IEEE Trans Image Process. 2017 Jan;26(1):369-385. doi: 10.1109/TIP.2016.2628583. Epub 2016 Nov 14.
Saliency detection has been widely studied to predict human fixations, with various applications in computer vision and image processing. For saliency detection, we argue in this paper that the state-of-the-art High Efficiency Video Coding (HEVC) standard can be used to generate the useful features in compressed domain. Therefore, this paper proposes to learn the video saliency model, with regard to HEVC features. First, we establish an eye tracking database for video saliency detection, which can be downloaded from https://github.com/remega/video_database. Through the statistical analysis on our eye tracking database, we find out that human fixations tend to fall into the regions with large-valued HEVC features on splitting depth, bit allocation, and motion vector (MV). In addition, three observations are obtained with the further analysis on our eye tracking database. Accordingly, several features in HEVC domain are proposed on the basis of splitting depth, bit allocation, and MV. Next, a kind of support vector machine is learned to integrate those HEVC features together, for video saliency detection. Since almost all video data are stored in the compressed form, our method is able to avoid both the computational cost on decoding and the storage cost on raw data. More importantly, experimental results show that the proposed method is superior to other state-of-the-art saliency detection methods, either in compressed or uncompressed domain.
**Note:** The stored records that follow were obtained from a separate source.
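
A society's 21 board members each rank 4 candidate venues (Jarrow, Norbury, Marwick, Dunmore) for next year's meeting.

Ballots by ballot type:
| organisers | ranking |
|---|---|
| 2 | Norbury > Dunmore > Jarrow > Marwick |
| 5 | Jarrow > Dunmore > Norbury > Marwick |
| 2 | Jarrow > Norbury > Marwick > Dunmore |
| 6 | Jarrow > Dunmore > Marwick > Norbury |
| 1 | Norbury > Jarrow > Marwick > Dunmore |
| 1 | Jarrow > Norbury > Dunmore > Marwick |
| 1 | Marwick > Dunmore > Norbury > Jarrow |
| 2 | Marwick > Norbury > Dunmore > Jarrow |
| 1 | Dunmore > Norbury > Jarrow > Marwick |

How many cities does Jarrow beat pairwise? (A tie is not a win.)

3

Jarrow against each rival (21 organisers):
Jarrow–Norbury: Jarrow 14–7.
Jarrow vs Marwick: Jarrow is ranked higher on 18 ballots, Marwick on 3. Jarrow wins 18–3.
Jarrow vs Dunmore: Jarrow, 15–6.
Jarrow beats Norbury, Marwick, Dunmore — 3 pairwise wins.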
显著性检测已被广泛研究用于预测人类注视点,在计算机视觉和图像处理中有各种应用。对于显著性检测,我们在本文中认为,最新的高效视频编码(HEVC)标准可用于在压缩域中生成有用特征。因此,本文提出学习关于HEVC特征的视频显著性模型。首先,我们建立了一个用于视频显著性检测的眼动跟踪数据库,该数据库可从https://github.com/remega/video_database下载。通过对我们的眼动跟踪数据库进行统计分析,我们发现人类注视点倾向于落在分割深度、比特分配和运动矢量(MV)方面具有大值HEVC特征的区域。此外,通过对我们的眼动跟踪数据库进行进一步分析,获得了三个观察结果。据此,基于分割深度、比特分配和MV提出了HEVC域中的几个特征。接下来,学习一种支持向量机将这些HEVC特征整合在一起,用于视频显著性检测。由于几乎所有视频数据都以压缩形式存储,我们的方法能够避免解码的计算成本和原始数据的存储成本。更重要的是,实验结果表明,所提出的方法在压缩域和非压缩域中均优于其他最新的显著性检测方法。